Reviewed by Harriet
And if such a gift could come to him at such a time…— he opened his eyes, and yes, there it was, the perfect knowledge: Anything was possible for anyone.
Just over a year after the publication of the amazing My Name is Lucy Barton (reviewed here in paperback), Elizabeth Strout has managed to produce another breathtaking novel. Anything is Possible is actually linked to the previous book, but while knowledge of the earlier work adds a depth, or a dimension, to the reading of this new one, it’s certainly not essential. Set in the small town of Amgash, Illinois, the novel explores the lives of a collection of people, all of whom are linked in some way to Lucy Barton. A child of a desperately poor and abusive family, Lucy escaped Amgash as a teenager and went to university. Now, a successful writer, she lives in New York. This much we learn early on, though we don’t meet Lucy herself until well into the narrative. But everyone we do meet remembers her and thinks about her, and her presence in their lives has had an effect of some sort.
Anything is Possible is perhaps best described as a series of closely linked short stories. Someone will appear as a minor character in someone else’s story, and then have a story of their own later on. This sounds as if it might be a bit simplistic, but it isn’t. It’s actually fundamental to what seems to be the overall purpose of the novel, that of showing the inner vulnerabilities of people who may appear on the surface to be deeply flawed and often dislikeable in some way. Many characters are harshly critical of their siblings, cousins or acquaintances; some of these have bad reputations, or are thought of as weak or stupid. But, without exception, when we see into their thoughts and their hearts, we feel understanding, empathy, even love.
People are complicated, and their behaviour to others reflects this. One of the most obvious examples of this is the mother of Lucy Barton, her brother Pete and sister Vicky. In My Name is Lucy Barton, she appeared at her daughter’s hospital bed, and it was clear that powerful feelings existed between them despite unexplored traumas from Lucy’s childhood. In the present novel, we learn more about those early days – Lucy’s deeply troubled father, damaged by the war, appears more pitiable than wicked, but it is her mother who clearly was the abusive one. This is never fully spelled out, but it’s obliquely conveyed through Pete’s ‘my father was a decent man’, and his closing off of any discussion of his mother: ‘I don’t know what my mother was like’. Tommy Guptill, the janitor at Lucy’s school, used to see bruises on her body and knew she was beaten at home – and yet, and yet, this is the woman who sat for three days at her daughter’s bedside, wordlessly communicating great love.
There’s no character here whose life hasn’t been touched in some way by Lucy. A book of hers has recently appeared in the local bookstore – it’s described as a memoir, and we have to assume it’s My Name is Lucy Barton – and she’s been interviewed on TV. All this has stirred up memories of the past. Wealthy Abel Blaine and his sister Dottie, who runs a B&B, recall climbing into dumpsters with their cousins the Barton kids, looking for thrown out food. Pretty, overweight, insecure Patty Nicely remembers visiting the Bartons while her mother had dress fittings with Lucy’s mother, not only the most highly skilled but also the cheapest dressmaker in town; and when she reads Lucy’s memoir, she realises ‘Lucy Barton had her own shame; oh boy did she have her own shame. And she had risen right straight out of it’. Yes, anything is possible.

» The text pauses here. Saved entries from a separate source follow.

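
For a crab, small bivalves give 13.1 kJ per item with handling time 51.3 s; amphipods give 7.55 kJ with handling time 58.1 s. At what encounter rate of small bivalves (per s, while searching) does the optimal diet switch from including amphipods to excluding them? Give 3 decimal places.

At the threshold, the rate on small bivalves alone equals the profitability of amphipods: λ·13.1/(1 + λ·51.3) = 7.55/58.1 = 0.1299.
Rearranging, λ(13.1 − 0.1299×51.3) = 0.1299, so λ = 0.1299/6.434 = 0.0202 per s.

0.020 per s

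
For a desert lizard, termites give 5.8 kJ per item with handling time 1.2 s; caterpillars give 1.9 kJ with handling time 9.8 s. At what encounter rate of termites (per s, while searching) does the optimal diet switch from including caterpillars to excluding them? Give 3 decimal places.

At the threshold, the rate on termites alone equals the profitability of caterpillars: λ·5.8/(1 + λ·1.2) = 1.9/9.8 = 0.1939.
Rearranging, λ(5.8 − 0.1939×1.2) = 0.1939, so λ = 0.1939/5.567 = 0.03482 per s.

0.035 per s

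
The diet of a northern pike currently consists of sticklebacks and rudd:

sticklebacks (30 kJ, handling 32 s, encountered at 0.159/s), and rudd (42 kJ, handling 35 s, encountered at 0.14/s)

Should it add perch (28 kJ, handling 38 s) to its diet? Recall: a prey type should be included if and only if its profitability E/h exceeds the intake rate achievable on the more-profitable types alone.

On sticklebacks and rudd alone, R = ΣλE/(1+Σλh) = 10.65/10.99 = 0.9692 kJ/s.
Profitability of perch: 28/38 = 0.7368 kJ/s.
0.7368 < 0.9692, so adding perch would lower the average — exclude it.

No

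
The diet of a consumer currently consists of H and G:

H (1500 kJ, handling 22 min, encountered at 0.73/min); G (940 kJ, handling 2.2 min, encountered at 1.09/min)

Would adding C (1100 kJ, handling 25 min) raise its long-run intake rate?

No

Current rate: (0.73×1500 + 1.09×940)/(1 + 0.73×22 + 1.09×2.2) = 108.9 kJ/min.
C: E/h = 1100/25 = 44 kJ/min.
44 < 108.9, so adding C would lower the average — exclude it.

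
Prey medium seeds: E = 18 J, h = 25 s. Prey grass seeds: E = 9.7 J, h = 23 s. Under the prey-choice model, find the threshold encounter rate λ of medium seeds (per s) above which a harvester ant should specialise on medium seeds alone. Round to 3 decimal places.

At the threshold, the rate on medium seeds alone equals the profitability of grass seeds: λ·18/(1 + λ·25) = 9.7/23 = 0.4217.
Rearranging, λ(18 − 0.4217×25) = 0.4217, so λ = 0.4217/7.457 = 0.05656 per s.

0.057 per s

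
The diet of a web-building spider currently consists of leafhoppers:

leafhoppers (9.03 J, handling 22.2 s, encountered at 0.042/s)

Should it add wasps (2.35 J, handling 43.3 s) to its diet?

On leafhoppers alone, R = ΣλE/(1+Σλh) = 0.3793/1.932 = 0.1963 J/s.
wasps: E/h = 2.35/43.3 = 0.05427 J/s.
Since 0.05427 < R, time spent handling wasps is better spent searching.

No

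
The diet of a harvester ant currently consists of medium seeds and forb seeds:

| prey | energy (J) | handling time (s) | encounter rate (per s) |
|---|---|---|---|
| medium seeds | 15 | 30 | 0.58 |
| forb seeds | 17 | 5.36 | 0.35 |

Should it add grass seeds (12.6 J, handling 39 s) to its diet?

No

Current rate: (0.58×15 + 0.35×17)/(1 + 0.58×30 + 0.35×5.36) = 0.7225 J/s.
grass seeds: E/h = 12.6/39 = 0.3231 J/s.
Since 0.3231 < R, time spent handling grass seeds is better spent searching.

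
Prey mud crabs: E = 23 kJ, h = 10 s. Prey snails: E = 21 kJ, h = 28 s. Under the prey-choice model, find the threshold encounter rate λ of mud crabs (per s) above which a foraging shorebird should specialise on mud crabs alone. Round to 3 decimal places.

Drop snails once their profitability E₂/h₂ falls below the rate achievable on mud crabs alone: E₂/h₂ = λE₁/(1 + λh₁).
Solve for λ: λE₁h₂ = E₂(1 + λh₁) → λ(E₁h₂ − E₂h₁) = E₂ → λ = E₂/(E₁h₂ − E₂h₁).
λ = 21/(23×28 − 21×10) = 21/434 = 0.04839 per s.

0.048 per s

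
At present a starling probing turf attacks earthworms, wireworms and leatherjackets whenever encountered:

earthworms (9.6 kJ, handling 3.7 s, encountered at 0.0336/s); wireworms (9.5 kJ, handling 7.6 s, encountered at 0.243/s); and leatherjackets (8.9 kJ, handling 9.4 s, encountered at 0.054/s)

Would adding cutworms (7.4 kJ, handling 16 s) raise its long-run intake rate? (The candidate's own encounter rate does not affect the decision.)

No

On earthworms, wireworms and leatherjackets alone, R = ΣλE/(1+Σλh) = 3.112/3.479 = 0.8945 kJ/s.
cutworms: E/h = 7.4/16 = 0.4625 kJ/s.
Since 0.4625 < R, time spent handling cutworms is better spent searching.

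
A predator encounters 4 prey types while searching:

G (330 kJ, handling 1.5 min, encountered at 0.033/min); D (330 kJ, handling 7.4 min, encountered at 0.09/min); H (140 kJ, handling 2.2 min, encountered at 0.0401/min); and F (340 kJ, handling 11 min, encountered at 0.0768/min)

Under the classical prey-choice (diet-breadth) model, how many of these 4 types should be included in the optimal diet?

Rank by E/h (kJ/min): G 220, H 63.6, D 44.6, F 30.9. Include each in turn until the next type's E/h falls below the running intake rate.
Rate on top 1: 10.38. H: 63.6 > 10.38 → include.
Rate on top 2: 14.51. D: 44.6 > 14.51 → include.
Rate on top 3: 25.62. F: 30.9 > 25.62 → include.
Optimal diet: G, H, D, F — 4 of 4 types.

4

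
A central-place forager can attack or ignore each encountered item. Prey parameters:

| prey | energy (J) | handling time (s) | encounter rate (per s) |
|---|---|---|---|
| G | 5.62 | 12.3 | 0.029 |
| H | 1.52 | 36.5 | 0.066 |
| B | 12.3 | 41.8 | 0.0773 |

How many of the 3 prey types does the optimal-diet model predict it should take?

E/h in descending order: G 0.457, B 0.294, H 0.0416 J/s. The optimal diet is the largest prefix of this list for which every included type satisfies E_i/h_i > R on the types above it.
Rate on top 1: 0.1201. B: 0.294 > 0.1201 → include.
Rate on top 2: 0.2428. H: 0.0416 < 0.2428 → exclude; stop.
Optimal diet: G, B — 2 of 3 types.

2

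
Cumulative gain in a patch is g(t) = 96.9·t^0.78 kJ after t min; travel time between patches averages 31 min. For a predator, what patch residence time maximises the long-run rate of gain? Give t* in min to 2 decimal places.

109.91 min

Optimal t* satisfies g'(t*) = g(t*)/(T + t*).
g'(t) = 0.78·96.9·t^-0.22. Setting 0.78·96.9·t^-0.22 = 96.9·t^0.78/(31+t) gives 0.78(31+t) = t, so 0.22·t = 0.78×31.
t* = 0.78×31/0.22 = 109.9 min.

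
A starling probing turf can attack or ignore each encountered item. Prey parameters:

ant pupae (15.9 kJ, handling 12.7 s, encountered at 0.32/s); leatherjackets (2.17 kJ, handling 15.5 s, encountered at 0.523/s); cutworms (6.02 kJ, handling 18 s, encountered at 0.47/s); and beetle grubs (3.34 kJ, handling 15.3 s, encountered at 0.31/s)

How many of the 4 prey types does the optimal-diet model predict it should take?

Rank by E/h (kJ/s): ant pupae 1.25, cutworms 0.334, beetle grubs 0.218, leatherjackets 0.14. Include each in turn until the next type's E/h falls below the running intake rate.
Rate on top 1: 1.005. cutworms: 0.334 < 1.005 → exclude; stop.
Optimal diet: ant pupae — 1 of 4 types.

1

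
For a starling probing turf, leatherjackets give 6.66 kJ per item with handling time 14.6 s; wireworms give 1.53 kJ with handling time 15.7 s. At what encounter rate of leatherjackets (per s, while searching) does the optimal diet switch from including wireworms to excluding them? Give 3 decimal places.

0.019 per s

Drop wireworms once their profitability E₂/h₂ falls below the rate achievable on leatherjackets alone: E₂/h₂ = λE₁/(1 + λh₁).
Solve for λ: λE₁h₂ = E₂(1 + λh₁) → λ(E₁h₂ − E₂h₁) = E₂ → λ = E₂/(E₁h₂ − E₂h₁).
λ = 1.53/(6.66×15.7 − 1.53×14.6) = 1.53/82.22 = 0.01861 per s.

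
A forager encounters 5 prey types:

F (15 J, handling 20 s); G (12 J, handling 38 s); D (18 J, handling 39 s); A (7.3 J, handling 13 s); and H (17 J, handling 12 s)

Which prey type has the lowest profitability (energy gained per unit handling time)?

G

Profitability E/h (J/s): F = 15/20 = 0.75, G = 12/38 = 0.316, D = 18/39 = 0.462, A = 7.3/13 = 0.562, H = 17/12 = 1.42.
Ranked: H > F > A > D > G.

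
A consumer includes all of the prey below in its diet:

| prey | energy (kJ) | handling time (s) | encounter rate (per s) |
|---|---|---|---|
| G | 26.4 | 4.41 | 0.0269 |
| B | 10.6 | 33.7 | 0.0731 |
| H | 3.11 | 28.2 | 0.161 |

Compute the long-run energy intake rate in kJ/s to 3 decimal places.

Energy encountered per unit search time: 0.0269×26.4 + 0.0731×10.6 + 0.161×3.11 = 1.986 kJ/s.
Handling time per unit search time: 0.0269×4.41 + 0.0731×33.7 + 0.161×28.2 = 7.122.
Rate = 1.986/(1 + 7.122) = 0.2445 kJ/s.

0.244 kJ/s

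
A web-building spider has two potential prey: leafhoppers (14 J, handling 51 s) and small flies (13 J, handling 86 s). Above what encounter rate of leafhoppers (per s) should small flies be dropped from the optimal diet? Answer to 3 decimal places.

The zero-one rule: include small flies iff E₂/h₂ > λE₁/(1+λh₁). Equality gives the switch point.
λE₁h₂ = E₂ + λE₂h₁ ⇒ λ = E₂/(E₁h₂ − E₂h₁) = 13/(1204 − 663) = 0.02403 per s.

0.024 per s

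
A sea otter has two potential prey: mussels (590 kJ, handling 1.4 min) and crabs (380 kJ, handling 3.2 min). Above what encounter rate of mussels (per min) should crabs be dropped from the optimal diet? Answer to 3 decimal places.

The zero-one rule: include crabs iff E₂/h₂ > λE₁/(1+λh₁). Equality gives the switch point.
λE₁h₂ = E₂ + λE₂h₁ ⇒ λ = E₂/(E₁h₂ − E₂h₁) = 380/(1888 − 532) = 0.2802 per min.

0.280 per min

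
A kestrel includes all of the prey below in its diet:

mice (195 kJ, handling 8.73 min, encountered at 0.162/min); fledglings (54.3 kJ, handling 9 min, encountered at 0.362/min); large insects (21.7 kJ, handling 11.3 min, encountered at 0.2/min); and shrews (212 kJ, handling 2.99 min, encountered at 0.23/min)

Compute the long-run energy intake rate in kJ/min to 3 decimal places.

12.105 kJ/min

Energy encountered per unit search time: 0.162×195 + 0.362×54.3 + 0.2×21.7 + 0.23×212 = 104.3 kJ/min.
Handling time per unit search time: 0.162×8.73 + 0.362×9 + 0.2×11.3 + 0.23×2.99 = 7.62.
Rate = 104.3/(1 + 7.62) = 12.11 kJ/min.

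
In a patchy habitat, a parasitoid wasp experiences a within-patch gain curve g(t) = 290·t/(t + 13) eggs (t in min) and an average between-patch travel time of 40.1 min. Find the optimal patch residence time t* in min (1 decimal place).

Optimal t* satisfies g'(t*) = g(t*)/(T + t*).
g'(t) = 290·13/(t + 13)². Setting 290·13/(t+13)² = 290t/[(t+13)(40.1+t)] gives 13(40.1+t) = t(t+13), so t² = 13×40.1 = 521.3.
t* = √521.3 = 22.83 min.

22.8 min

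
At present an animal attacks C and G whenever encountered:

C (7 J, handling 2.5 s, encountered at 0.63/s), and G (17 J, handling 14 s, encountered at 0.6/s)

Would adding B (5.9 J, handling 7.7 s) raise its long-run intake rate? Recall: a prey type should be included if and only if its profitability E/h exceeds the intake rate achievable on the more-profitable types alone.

No

On C and G alone, R = ΣλE/(1+Σλh) = 14.61/10.97 = 1.331 J/s.
Profitability of B: 5.9/7.7 = 0.7662 J/s.
Since 0.7662 < R, time spent handling B is better spent searching.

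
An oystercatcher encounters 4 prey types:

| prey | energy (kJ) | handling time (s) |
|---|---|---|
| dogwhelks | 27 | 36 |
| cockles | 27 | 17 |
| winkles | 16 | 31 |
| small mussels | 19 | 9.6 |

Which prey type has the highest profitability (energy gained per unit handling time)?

small mussels

In descending order of E/h:
small mussels: 19/9.6 = 1.98 kJ/s
cockles: 27/17 = 1.59 kJ/s
dogwhelks: 27/36 = 0.75 kJ/s
winkles: 16/31 = 0.516 kJ/s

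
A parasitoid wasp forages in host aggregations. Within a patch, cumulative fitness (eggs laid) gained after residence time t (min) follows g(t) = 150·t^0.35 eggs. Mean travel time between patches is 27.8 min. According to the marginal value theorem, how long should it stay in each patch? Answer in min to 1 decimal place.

Maximise g(t)/(T+t): set derivative to zero → g'(t)(T+t) = g(t).
g'(t) = 0.35·150·t^-0.65. Setting 0.35·150·t^-0.65 = 150·t^0.35/(27.8+t) gives 0.35(27.8+t) = t, so 0.65·t = 0.35×27.8.
t* = 0.35×27.8/0.65 = 14.97 min.

15.0 min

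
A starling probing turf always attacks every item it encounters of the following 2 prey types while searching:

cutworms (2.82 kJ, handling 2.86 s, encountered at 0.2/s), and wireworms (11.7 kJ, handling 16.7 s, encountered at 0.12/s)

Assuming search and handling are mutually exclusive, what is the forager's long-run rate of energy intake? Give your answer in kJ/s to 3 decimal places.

0.550 kJ/s

R = Σλ_iE_i / (1 + Σλ_ih_i)
Numerator: 0.2×2.82 + 0.12×11.7 = 1.968
Denominator: 1 + 0.2×2.86 + 0.12×16.7 = 3.576
R = 1.968/3.576 = 0.5503 kJ/s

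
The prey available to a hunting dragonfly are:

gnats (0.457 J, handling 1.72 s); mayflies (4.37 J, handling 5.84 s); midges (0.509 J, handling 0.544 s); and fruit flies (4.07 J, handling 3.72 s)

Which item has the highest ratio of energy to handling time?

fruit flies

In descending order of E/h:
fruit flies: 4.07/3.72 = 1.09 J/s
midges: 0.509/0.544 = 0.936 J/s
mayflies: 4.37/5.84 = 0.748 J/s
gnats: 0.457/1.72 = 0.266 J/s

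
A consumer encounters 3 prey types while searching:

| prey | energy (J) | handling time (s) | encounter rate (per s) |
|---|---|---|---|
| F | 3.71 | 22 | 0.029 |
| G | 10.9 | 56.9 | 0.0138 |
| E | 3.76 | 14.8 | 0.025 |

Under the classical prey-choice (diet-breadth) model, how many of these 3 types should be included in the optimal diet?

3

E/h in descending order: E 0.254, G 0.192, F 0.169 J/s. The optimal diet is the largest prefix of this list for which every included type satisfies E_i/h_i > R on the types above it.
Rate on top 1: 0.06861. G: 0.192 > 0.06861 → include.
Rate on top 2: 0.1134. F: 0.169 > 0.1134 → include.
Optimal diet: E, G, F — 3 of 3 types.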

As for Lucy’s own siblings, Pete and Vicky, they react in very different ways to their sister’s success. Lucy herself has not visited Amgash for seventeen years, until a surprise visit on a book tour brings the three together. Gentle, sad Pete (a ‘boy-man’) is shyly overjoyed, but Vicky, who has said she won’t come, turns up angry and bitter. Slowly, during the course of a painful conversation, the three of them are able to confront some of the dreadful episodes of their childhood, something that proves to be healing for Pete and Vicky, but which uncovers Lucy’s own hidden vulnerability.
I’m conscious, writing this, that it’s hard to convey the extreme beauty of this extraordinary novel. Yes there’s so much pain here, so many misunderstandings, so many bad memories. But through all this come reconciliation, forgiveness and love. Elizabeth Strout has a profound understanding of ordinary people, folk you would probably think had boring, uneventful lives, but who are revealed as having rich, complex depths and immense capacity for change and development. The quotation I put at the beginning is actually the last sentence of the novel and probably says it all as far as Strout’s message here is concerned. I found it incredibly moving, and actually started again at the beginning as soon as I’d finished reading it, something I’ve almost never done before. Please read this – you won’t regret it.
Harriet is one of the editors of Shiny New Books.
Elizabeth Strout, Anything is Possible (Penguin Viking, 2017). 978-0241287972, 272pp., hardback.